OSH, Kyrgystan — Kyrgyzstan, also known as Kyrgyz Republic, was annexed by Russia in 1864 but did not achieve its independence from the Soviet Union until its collapse in 1991. The nation is located in central Asia, sandwiched between Kazakhstan, to its north, and China to its south.
Since its division from the Soviet Union, Kyrgyz Republic has struggled politically with the widespread poverty as well as ethnic divisions between the Kyrgyz located to the north, and the Uzbek communities in the south.
Kyrgyzstan is forced to import nearly 95 percent of the energy needs for heating due to having virtually no fossil fuel resources of their own. The abnormally high amount of energy consumption in the country has put a strain on its economy with buildings consuming 37 percent of the country’s energy. Because of this, the smallest reduction in energy consumption would yield a significant amount of cost savings for the country.
There have been measures made to support renewable energy in the Kyrgyz Republic such as a draft of the law “On Amendments and Additions to the Law of the KR” on renewable energy sources. The purpose of the bill as stated by the Ministry of Energy and Industry of the Kyrgyz Republic was to “improve the economic mechanisms to encourage the use of renewable energy sources (RES), including hydropower plants in order to attract investment.” This law was approved by Kyrgyz government in January 2012 and consequently sent to Parliament shortly thereafter.
The completion of two energy efficient schools in 2012 was a direct effect of the measures taken for renewable energy. One school was in Bishkek, Orto-Sai and the other school was located in the city of Osh.

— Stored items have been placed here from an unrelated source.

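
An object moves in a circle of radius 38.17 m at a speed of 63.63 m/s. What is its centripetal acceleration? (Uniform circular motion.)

a_c = v²/r = 63.63²/38.17 = 4048.7769/38.17 = 106.07 m/s²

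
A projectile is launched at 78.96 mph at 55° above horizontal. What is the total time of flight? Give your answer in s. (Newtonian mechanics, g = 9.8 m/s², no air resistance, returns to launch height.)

v₀ = 78.96 mph × 0.44704 = 35.2983 m/s
T = 2 × v₀ × sin(θ) / g = 2 × 35.2983 × sin(55°) / 9.8 = 2 × 35.2983 × 0.819152 / 9.8 = 5.901 s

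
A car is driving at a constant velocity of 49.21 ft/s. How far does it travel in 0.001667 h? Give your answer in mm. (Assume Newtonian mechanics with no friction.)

v = 49.21 ft/s × 0.3048 = 14.9992 m/s
t = 0.001667 h × 3600.0 = 6.0012 s
d = v × t = 14.9992 × 6.0012 = 90.0132 m
d = 90.0132 m / 0.001 = 90010 mm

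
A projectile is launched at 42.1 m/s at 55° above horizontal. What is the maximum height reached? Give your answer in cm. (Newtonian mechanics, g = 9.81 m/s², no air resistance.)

H = v₀² × sin²(θ) / (2g) = 42.1² × sin(55°)² / (2 × 9.81) = 1772.41 × 0.67101 / 19.62 = 60.617 m
H = 60.617 m / 0.01 = 6062 cm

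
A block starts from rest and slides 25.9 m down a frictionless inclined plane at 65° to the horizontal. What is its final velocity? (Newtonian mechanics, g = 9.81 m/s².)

a = g sin(θ) = 9.81 × sin(65°) = 8.8909 m/s²
v = √(2ad) = √(2 × 8.8909 × 25.9) = 21.46 m/s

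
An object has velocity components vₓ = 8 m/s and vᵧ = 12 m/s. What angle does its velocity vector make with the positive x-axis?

θ = arctan(vᵧ/vₓ) = arctan(12/8) = 56.31°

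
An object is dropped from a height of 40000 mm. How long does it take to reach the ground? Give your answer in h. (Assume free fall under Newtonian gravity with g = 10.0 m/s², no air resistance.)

h = 40000 mm × 0.001 = 40.0 m
t = √(2h/g) = √(2 × 40.0 / 10.0) = 2.82843 s
t = 2.82843 s / 3600.0 = 0.0007857 h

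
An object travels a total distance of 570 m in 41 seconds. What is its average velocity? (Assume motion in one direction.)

v_avg = Δd / Δt = 570 / 41 = 13.9 m/s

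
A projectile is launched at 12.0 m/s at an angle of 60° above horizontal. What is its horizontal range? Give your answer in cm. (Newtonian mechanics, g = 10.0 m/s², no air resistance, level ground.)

R = v₀² × sin(2θ) / g = 12.0² × sin(2 × 60°) / 10.0 = 144.0 × 0.866025 / 10.0 = 12.4708 m
R = 12.4708 m / 0.01 = 1247 cm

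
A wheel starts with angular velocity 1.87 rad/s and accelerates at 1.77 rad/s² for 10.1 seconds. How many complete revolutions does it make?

θ = ω₀t + ½αt² = 1.87×10.1 + ½×1.77×10.1² = 109.16585 rad
Total revolutions = θ/(2π) = 109.16585/(2π) = 17.37
Complete revolutions = ⌊17.37⌋ = 17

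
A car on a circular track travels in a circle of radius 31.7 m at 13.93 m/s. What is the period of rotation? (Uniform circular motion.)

T = 2πr/v = 2π×31.7/13.93 = 14.3 s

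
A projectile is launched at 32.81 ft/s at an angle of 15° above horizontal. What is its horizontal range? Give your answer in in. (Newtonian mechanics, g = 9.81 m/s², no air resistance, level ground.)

v₀ = 32.81 ft/s × 0.3048 = 10.0005 m/s
R = v₀² × sin(2θ) / g = 10.0005² × sin(2 × 15°) / 9.81 = 100.01 × 0.5 / 9.81 = 5.09735 m
R = 5.09735 m / 0.0254 = 200.7 in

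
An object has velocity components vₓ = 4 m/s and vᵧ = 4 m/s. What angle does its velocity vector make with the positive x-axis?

θ = arctan(vᵧ/vₓ) = arctan(4/4) = 45.0°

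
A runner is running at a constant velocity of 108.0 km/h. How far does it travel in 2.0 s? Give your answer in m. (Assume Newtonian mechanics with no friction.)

v = 108.0 km/h × 0.2777777777777778 = 30.0 m/s
d = v × t = 30.0 × 2.0 = 60.0 m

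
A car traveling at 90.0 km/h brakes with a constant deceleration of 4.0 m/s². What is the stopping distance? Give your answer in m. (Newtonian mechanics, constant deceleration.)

v₀ = 90.0 km/h × 0.2777777777777778 = 25.0 m/s
d = v₀² / (2a) = 25.0² / (2 × 4.0) = 625.0 / 8.0 = 78.12 m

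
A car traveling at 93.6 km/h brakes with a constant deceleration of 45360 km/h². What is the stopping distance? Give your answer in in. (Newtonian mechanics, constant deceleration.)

v₀ = 93.6 km/h × 0.2777777777777778 = 26.0 m/s
a = 45360 km/h² × 7.716049382716049e-05 = 3.5 m/s²
d = v₀² / (2a) = 26.0² / (2 × 3.5) = 676.0 / 7.0 = 96.5714 m
d = 96.5714 m / 0.0254 = 3802 in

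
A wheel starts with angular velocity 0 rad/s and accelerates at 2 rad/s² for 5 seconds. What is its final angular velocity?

ω = ω₀ + αt = 0 + 2 × 5 = 10 rad/s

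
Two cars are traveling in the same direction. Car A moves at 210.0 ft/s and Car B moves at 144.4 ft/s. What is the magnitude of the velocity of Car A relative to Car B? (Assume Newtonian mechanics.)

v_rel = |v_A - v_B| = |210.0 - 144.4| = 65.6 ft/s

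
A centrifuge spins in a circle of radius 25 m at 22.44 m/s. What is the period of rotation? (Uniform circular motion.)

T = 2πr/v = 2π×25/22.44 = 7.0 s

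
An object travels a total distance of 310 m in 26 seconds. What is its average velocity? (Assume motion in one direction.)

v_avg = Δd / Δt = 310 / 26 = 11.92 m/s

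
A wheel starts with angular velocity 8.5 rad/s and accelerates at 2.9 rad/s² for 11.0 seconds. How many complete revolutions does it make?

θ = ω₀t + ½αt² = 8.5×11.0 + ½×2.9×11.0² = 268.95 rad
Total revolutions = θ/(2π) = 268.95/(2π) = 42.8
Complete revolutions = ⌊42.8⌋ = 42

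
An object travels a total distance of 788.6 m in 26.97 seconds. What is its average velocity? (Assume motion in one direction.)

v_avg = Δd / Δt = 788.6 / 26.97 = 29.24 m/s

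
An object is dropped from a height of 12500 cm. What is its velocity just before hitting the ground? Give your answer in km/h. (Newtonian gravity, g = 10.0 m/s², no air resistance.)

h = 12500 cm × 0.01 = 125.0 m
v = √(2gh) = √(2 × 10.0 × 125.0) = 50.0 m/s
v = 50.0 m/s / 0.2777777777777778 = 180.0 km/h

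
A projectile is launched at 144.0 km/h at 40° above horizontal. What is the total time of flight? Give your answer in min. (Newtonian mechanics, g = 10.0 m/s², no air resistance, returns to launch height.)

v₀ = 144.0 km/h × 0.2777777777777778 = 40.0 m/s
T = 2 × v₀ × sin(θ) / g = 2 × 40.0 × sin(40°) / 10.0 = 2 × 40.0 × 0.6427876 / 10.0 = 5.142301 s
T = 5.142301 s / 60.0 = 0.08571 min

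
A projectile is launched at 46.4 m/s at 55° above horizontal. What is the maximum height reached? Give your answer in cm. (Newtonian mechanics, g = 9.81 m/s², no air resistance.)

H = v₀² × sin²(θ) / (2g) = 46.4² × sin(55°)² / (2 × 9.81) = 2152.96 × 0.67101 / 19.62 = 73.6319 m
H = 73.6319 m / 0.01 = 7363 cm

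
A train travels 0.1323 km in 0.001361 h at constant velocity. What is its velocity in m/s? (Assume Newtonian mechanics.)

d = 0.1323 km × 1000.0 = 132.3 m
t = 0.001361 h × 3600.0 = 4.8996 s
v = d / t = 132.3 / 4.8996 = 27.0 m/s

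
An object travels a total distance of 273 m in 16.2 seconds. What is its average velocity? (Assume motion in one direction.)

v_avg = Δd / Δt = 273 / 16.2 = 16.85 m/s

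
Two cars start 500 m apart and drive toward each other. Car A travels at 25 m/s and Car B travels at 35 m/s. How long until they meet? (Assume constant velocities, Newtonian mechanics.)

Combined speed: v_combined = 25 + 35 = 60 m/s
Time to meet: t = d/v_combined = 500/60 = 8.33 s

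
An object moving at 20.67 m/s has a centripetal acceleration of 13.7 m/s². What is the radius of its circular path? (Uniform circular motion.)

r = v²/a_c = 20.67²/13.7 = 31.19 m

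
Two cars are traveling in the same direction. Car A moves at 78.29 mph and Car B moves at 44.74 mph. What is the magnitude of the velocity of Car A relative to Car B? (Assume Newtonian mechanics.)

v_rel = |v_A - v_B| = |78.29 - 44.74| = 33.55 mph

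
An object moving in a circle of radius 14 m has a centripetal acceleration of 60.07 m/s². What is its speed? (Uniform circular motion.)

v = √(a_c × r) = √(60.07 × 14) = 29.0 m/s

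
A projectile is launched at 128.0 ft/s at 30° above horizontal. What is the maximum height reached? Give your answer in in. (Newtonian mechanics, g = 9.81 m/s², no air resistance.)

v₀ = 128.0 ft/s × 0.3048 = 39.0144 m/s
H = v₀² × sin²(θ) / (2g) = 39.0144² × sin(30°)² / (2 × 9.81) = 1522.12 × 0.25 / 19.62 = 19.395 m
H = 19.395 m / 0.0254 = 763.6 in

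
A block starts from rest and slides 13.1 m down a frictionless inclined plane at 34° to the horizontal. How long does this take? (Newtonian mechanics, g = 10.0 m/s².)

a = g sin(θ) = 10.0 × sin(34°) = 5.5919 m/s²
t = √(2d/a) = √(2 × 13.1 / 5.5919) = 2.16 s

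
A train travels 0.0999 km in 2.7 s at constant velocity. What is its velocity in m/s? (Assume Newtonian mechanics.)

d = 0.0999 km × 1000.0 = 99.9 m
v = d / t = 99.9 / 2.7 = 37.0 m/s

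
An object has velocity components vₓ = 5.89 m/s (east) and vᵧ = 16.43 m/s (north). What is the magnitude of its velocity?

|v| = √(vₓ² + vᵧ²) = √(5.89² + 16.43²) = √(304.637) = 17.45 m/s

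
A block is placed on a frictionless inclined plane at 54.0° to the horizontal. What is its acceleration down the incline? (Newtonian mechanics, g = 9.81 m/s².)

a = g sin(θ) = 9.81 × sin(54.0°) = 9.81 × 0.809 = 7.94 m/s²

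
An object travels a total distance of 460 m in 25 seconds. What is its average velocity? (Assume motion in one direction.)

v_avg = Δd / Δt = 460 / 25 = 18.4 m/s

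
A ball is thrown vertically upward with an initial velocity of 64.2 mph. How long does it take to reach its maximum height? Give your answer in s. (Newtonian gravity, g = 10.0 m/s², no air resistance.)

v₀ = 64.2 mph × 0.44704 = 28.7 m/s
t_up = v₀ / g = 28.7 / 10.0 = 2.87 s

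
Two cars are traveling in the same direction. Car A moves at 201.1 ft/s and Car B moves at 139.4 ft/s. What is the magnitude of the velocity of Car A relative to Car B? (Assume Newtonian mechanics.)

v_rel = |v_A - v_B| = |201.1 - 139.4| = 61.7 ft/s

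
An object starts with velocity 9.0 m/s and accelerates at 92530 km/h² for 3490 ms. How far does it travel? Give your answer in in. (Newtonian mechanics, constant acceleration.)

a = 92530 km/h² × 7.716049382716049e-05 = 7.13966 m/s²
t = 3490 ms × 0.001 = 3.49 s
d = v₀ × t + ½ × a × t² = 9.0 × 3.49 + 0.5 × 7.13966 × 3.49² = 74.8909 m
d = 74.8909 m / 0.0254 = 2948 in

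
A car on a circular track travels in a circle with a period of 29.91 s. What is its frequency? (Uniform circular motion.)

f = 1/T = 1/29.91 = 0.0334 Hz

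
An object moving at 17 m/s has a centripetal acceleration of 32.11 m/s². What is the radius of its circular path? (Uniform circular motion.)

r = v²/a_c = 17²/32.11 = 9.0 m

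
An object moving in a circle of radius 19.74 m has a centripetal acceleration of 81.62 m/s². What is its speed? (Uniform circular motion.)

v = √(a_c × r) = √(81.62 × 19.74) = 40.14 m/s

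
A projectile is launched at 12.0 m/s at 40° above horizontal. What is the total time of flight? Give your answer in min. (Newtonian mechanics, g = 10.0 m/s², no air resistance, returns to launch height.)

T = 2 × v₀ × sin(θ) / g = 2 × 12.0 × sin(40°) / 10.0 = 2 × 12.0 × 0.642788 / 10.0 = 1.54269 s
T = 1.54269 s / 60.0 = 0.02571 min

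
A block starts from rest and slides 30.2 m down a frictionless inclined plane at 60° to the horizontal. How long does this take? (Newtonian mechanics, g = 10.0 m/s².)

a = g sin(θ) = 10.0 × sin(60°) = 8.6603 m/s²
t = √(2d/a) = √(2 × 30.2 / 8.6603) = 2.64 s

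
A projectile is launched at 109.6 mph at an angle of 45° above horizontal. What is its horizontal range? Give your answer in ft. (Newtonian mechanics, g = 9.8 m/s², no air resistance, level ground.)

v₀ = 109.6 mph × 0.44704 = 48.9956 m/s
R = v₀² × sin(2θ) / g = 48.9956² × sin(2 × 45°) / 9.8 = 2400.57 × 1.0 / 9.8 = 244.956 m
R = 244.956 m / 0.3048 = 803.7 ft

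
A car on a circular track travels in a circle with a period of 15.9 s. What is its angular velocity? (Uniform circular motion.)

ω = 2π/T = 2π/15.9 = 0.3952 rad/s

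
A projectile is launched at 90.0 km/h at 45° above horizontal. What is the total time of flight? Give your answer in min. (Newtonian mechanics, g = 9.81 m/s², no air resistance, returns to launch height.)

v₀ = 90.0 km/h × 0.2777777777777778 = 25.0 m/s
T = 2 × v₀ × sin(θ) / g = 2 × 25.0 × sin(45°) / 9.81 = 2 × 25.0 × 0.707107 / 9.81 = 3.60401 s
T = 3.60401 s / 60.0 = 0.06007 min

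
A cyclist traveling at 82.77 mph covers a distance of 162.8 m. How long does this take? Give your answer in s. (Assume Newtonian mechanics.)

v = 82.77 mph × 0.44704 = 37.0015 m/s
t = d / v = 162.8 / 37.0015 = 4.4 s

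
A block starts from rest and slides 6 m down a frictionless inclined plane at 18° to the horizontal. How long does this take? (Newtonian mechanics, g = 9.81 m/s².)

a = g sin(θ) = 9.81 × sin(18°) = 3.0315 m/s²
t = √(2d/a) = √(2 × 6 / 3.0315) = 1.99 s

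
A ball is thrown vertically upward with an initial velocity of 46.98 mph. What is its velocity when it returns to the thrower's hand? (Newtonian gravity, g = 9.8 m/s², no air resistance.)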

Much progress has been made since the implementation of the formerly mentioned bills. Osh, Kyrgyzstan’s second largest city is now home to Central Asia’s most energy efficient building and school. The United Nations Development Programme (UNDP) reports the school consumes 50 percent less energy than similar structures.
The large amount of energy being saved translates monetarily to about US $20,000 annually. Furthermore, the building proves to be even more beneficial during the cold winters by providing solar-heated water as well as high quality thermal insulation to keep the classrooms warm for the 970 students that attend.
One of the ways the architects prevented heat loss was to decrease the buildings external surface, making it 1.5 times smaller than schools with the same student capacity. Financing for the construction of the school was provided by the Global Environment Facility (GEF).
To encourage more energy efficient constructions, the UNDP has provided educational materials ranging from training courses on energy performance, efficiency and savings to books on energy-efficient construction in related university programs.
With the energy-efficient school’s success, the Kyrgyz government has established a system to monitor energy consumption and has even adopted international recognized building energy performance codes.